Labour leader Sir Keir Starmer may well have a plan to turf out the Tories at the next general election, but if he does it’s an extremely cunning plan, so cunning that many in the party and the country struggle to know precisely what it is. At the recent party conference, he said he would bring back the 45p tax rate for the highest earners and described the Tory’s trickledown economic proposals as a “pisstake,” the sort of comments potential Labour voters want to hear. But Starmer, like some other top politicians on both sides of the divide, has something of a history of making bold statements, and even pledges, when it suits, only to ease back from those promises further down the line. Disquiet in some sections of Labour ranks, particularly on the left of the party, has escalated in recent months, after their leader explicitly repudiated 10 policy “pledges” he made during the 2019 leadership election, covering subjects such as public ownership and supporting workers’ industrial action.
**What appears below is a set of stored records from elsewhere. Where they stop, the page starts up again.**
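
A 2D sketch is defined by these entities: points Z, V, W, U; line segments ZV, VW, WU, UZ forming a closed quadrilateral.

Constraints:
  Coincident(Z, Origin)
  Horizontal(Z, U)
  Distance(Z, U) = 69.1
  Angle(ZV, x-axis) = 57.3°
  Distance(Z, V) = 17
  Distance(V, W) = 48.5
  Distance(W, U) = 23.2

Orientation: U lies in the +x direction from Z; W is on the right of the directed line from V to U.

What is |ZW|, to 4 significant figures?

51.14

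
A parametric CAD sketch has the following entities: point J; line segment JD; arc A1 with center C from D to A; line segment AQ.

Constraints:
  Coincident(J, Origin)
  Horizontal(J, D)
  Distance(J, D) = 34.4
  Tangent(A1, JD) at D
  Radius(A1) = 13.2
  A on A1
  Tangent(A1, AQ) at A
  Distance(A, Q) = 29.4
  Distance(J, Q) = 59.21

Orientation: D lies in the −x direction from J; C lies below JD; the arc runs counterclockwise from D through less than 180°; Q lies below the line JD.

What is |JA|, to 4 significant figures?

50.03

J is at the origin; JD is horizontal with |JD| = 34.4 and D on the −x side, so D = (-34.40, 0.000). The tangent condition forces CD to be normal to JD, so C = D + (0, -13.2) = (-34.40, -13.20). Since CA ⟂ AQ (tangency), |CQ| = √(13.2² + 29.4²) = 32.23 regardless of where A sits on A1. So Q lies on both circle(J, 59.21) and circle(C, 32.23); the below-JD intersection is Q = (-38.25, -45.20). A is the foot of the tangent from Q: A = (-47.00, -17.13).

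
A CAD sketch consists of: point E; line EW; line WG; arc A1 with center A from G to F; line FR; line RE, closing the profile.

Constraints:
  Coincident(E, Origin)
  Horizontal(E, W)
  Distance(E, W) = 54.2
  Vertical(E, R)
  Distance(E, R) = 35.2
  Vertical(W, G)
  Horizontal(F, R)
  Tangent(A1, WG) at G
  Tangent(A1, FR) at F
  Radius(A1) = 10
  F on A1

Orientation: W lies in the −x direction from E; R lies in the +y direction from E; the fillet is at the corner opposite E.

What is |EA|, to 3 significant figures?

50.9

E is at the origin; EW is horizontal with |EW| = 54.2 and W on the −x side, so W = (-54.2, 0.00). E and R share the same x with |ER| = 35.2 and R on the +y side, so R = (0.00, 35.2). The virtual corner opposite E is at (-54.2, 35.2). The tangent condition forces AG to be normal to WG and tangency of A1 to FR means the radius AF is perpendicular to FR, with radius 10.0, so the center A sits 10.0 in from both sides at A = (-44.2, 25.2). Then |EA| = |A − E| = 50.9.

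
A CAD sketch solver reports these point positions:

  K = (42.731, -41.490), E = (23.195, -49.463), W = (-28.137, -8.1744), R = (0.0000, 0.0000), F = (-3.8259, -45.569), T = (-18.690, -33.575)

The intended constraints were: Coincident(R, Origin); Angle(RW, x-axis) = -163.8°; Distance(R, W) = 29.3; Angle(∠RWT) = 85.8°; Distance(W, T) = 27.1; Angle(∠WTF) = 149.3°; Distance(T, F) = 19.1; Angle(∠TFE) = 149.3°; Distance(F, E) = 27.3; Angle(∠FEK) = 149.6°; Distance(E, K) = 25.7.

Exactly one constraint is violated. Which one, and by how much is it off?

Distance(E, K) = 25.7 — off by 4.60.

R = (0.00, 0.00) ✓; RW at -163.8° ✓; |RW| = 29.30 ✓; ∠RWT = 85.80° ✓; |WT| = 27.10 ✓; ∠WTF = 149.3° ✓; |TF| = 19.10 ✓; ∠TFE = 149.3° ✓; |FE| = 27.30 ✓; ∠FEK = 149.6° ✓; |EK| = 21.10 ✗.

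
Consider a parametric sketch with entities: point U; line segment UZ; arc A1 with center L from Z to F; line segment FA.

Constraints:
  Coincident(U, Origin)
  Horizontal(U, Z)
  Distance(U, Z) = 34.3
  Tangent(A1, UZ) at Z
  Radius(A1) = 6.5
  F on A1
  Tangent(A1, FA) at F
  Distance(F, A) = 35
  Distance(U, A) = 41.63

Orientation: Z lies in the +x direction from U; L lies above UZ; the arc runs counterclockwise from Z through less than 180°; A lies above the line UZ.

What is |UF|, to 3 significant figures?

40.8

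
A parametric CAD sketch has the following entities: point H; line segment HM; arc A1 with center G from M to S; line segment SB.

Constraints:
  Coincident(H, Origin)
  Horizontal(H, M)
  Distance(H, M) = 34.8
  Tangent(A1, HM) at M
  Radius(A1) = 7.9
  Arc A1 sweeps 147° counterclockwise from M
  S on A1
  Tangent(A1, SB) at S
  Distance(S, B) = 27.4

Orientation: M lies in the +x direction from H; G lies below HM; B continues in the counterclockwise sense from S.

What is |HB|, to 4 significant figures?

61.05

H is at the origin; HM is horizontal with |HM| = 34.8 and M on the +x side, so M = (34.80, 0.000). Since A1 is tangent to HM there, GM ⟂ HM, so G = M + (0, -7.9) = (34.80, -7.900). On A1, M sits at bearing 90° from G; a 147° counterclockwise sweep puts S at bearing 237°, so S = G + 7.9·(cos 237°, sin 237°) = (30.50, -14.53). The tangent condition forces GS to be normal to SB, so SB runs along (−sin 237°, cos 237°); with |SB| = 27.4, B = (53.48, -29.45). Then |HB| = |B − H| = 61.05.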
And now, with the Conservative government, if probably not the entire Tory party, shifting ever further to the right, some on the left of his own party feel that Starmer should be working much harder to grab back the “traditional” Labour voters in those previously safe “red wall” seats so spectacularly snatched by Boris Johnson in the last election. Perhaps Starmer feels there no longer are “traditional” labour voters and that the red wall has crumbled once and for all.
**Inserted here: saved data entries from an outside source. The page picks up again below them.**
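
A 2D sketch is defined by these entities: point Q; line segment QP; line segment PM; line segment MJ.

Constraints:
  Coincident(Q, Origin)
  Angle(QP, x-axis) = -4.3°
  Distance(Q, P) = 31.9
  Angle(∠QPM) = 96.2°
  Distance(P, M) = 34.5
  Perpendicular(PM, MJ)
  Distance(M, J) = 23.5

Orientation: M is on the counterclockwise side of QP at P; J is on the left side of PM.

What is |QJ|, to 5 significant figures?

38.824

Q is at the origin; QP runs at -4.3° with length 31.9, so P = 31.9·(cos -4.3°, sin -4.3°) = (31.810, -2.3918). ∠QPM = 96.2°, so PM runs at -4.3° + (180° − 96.2°) = 79.500° from the x-axis; with |PM| = 34.5, M = P + 34.5·(cos 79.500°, sin 79.500°) = (38.097, 31.530). PM is perpendicular to MJ; with |MJ| = 23.5 on the left of PM, J = M + 23.5·(-0.98325, 0.18224) = (14.991, 35.813). Then |QJ| = |J − Q| = 38.824.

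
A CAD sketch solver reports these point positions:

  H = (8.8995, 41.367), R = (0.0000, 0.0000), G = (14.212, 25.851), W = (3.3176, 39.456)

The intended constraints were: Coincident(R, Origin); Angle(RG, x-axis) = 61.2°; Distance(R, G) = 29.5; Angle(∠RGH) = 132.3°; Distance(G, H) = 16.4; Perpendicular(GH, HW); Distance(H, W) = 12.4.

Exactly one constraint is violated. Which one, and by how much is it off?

Distance(H, W) = 12.4 — off by 6.50.

R = (0.00, 0.00) ✓; RG at 61.20° ✓; |RG| = 29.50 ✓; ∠RGH = 132.3° ✓; |GH| = 16.40 ✓; ∠(GH, HW) = 90.00° ✓; |HW| = 5.900 ✗.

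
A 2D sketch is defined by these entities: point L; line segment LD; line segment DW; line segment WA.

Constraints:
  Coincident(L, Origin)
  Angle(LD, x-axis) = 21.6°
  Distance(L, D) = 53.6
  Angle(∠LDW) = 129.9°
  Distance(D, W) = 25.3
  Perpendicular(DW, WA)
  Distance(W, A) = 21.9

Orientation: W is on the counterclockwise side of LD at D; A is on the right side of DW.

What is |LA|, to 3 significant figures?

86.8

L is at the origin; LD runs at 21.6° with length 53.6, so D = 53.6·(cos 21.6°, sin 21.6°) = (49.8, 19.7). ∠LDW = 129.9°, so DW runs at 21.6° + (180° − 129.9°) = 71.7° from the x-axis; with |DW| = 25.3, W = D + 25.3·(cos 71.7°, sin 71.7°) = (57.8, 43.8). DW ⟂ WA; with |WA| = 21.9 on the right of DW, A = W + 21.9·(0.949, -0.314) = (78.6, 36.9). Then |LA| = |A − L| = 86.8.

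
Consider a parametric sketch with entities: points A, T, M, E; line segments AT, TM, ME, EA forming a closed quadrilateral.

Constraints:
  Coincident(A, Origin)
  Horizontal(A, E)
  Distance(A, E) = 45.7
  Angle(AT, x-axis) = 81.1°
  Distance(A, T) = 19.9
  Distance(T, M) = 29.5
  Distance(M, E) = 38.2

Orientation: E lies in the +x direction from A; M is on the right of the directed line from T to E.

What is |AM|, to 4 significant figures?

12.71

Checks: |TM| = 29.50 ✓; |ME| = 38.20 ✓.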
Starmer defends his actions by saying that Labour must move away from being a party of protest, and that if it is to transform Britain it can only do so if in power. He claims he has changed the party to “face the voters”, and said in a Channel 5, Jeremy Vine television programme interview: “I’m focused entirely on winning the next general election. We can talk about what we’re going to do uphill and down dale. Until we win an election, we won’t do it.” Brave words, perhaps the pragmatic approach to getting his party back to power, but clearly not everyone agrees, as Labour lost nearly 100,000 members in 2021 and ended the year with a £5m deficit. And Starmer’s sudden fierce opposition to his shadow front bench members joining striking workers on picket lines brought equally ferocious criticism from both trade union leaders and some of his senior MPs. While Labour took a huge lead over the Tories in opinion polls during the dying days of the Johnson premiership, some argue that this was, in part at least, less down to Starmer getting it impressively right, and more down to the former prime minister getting it increasingly wrong. What the polls will indicate now that Truss has taken the Tory reins remains to be seen, but Starmer might do well to remember that as he bids to attract new, traditionally centre-right voters, he’d best not neglect those traditionally on the left.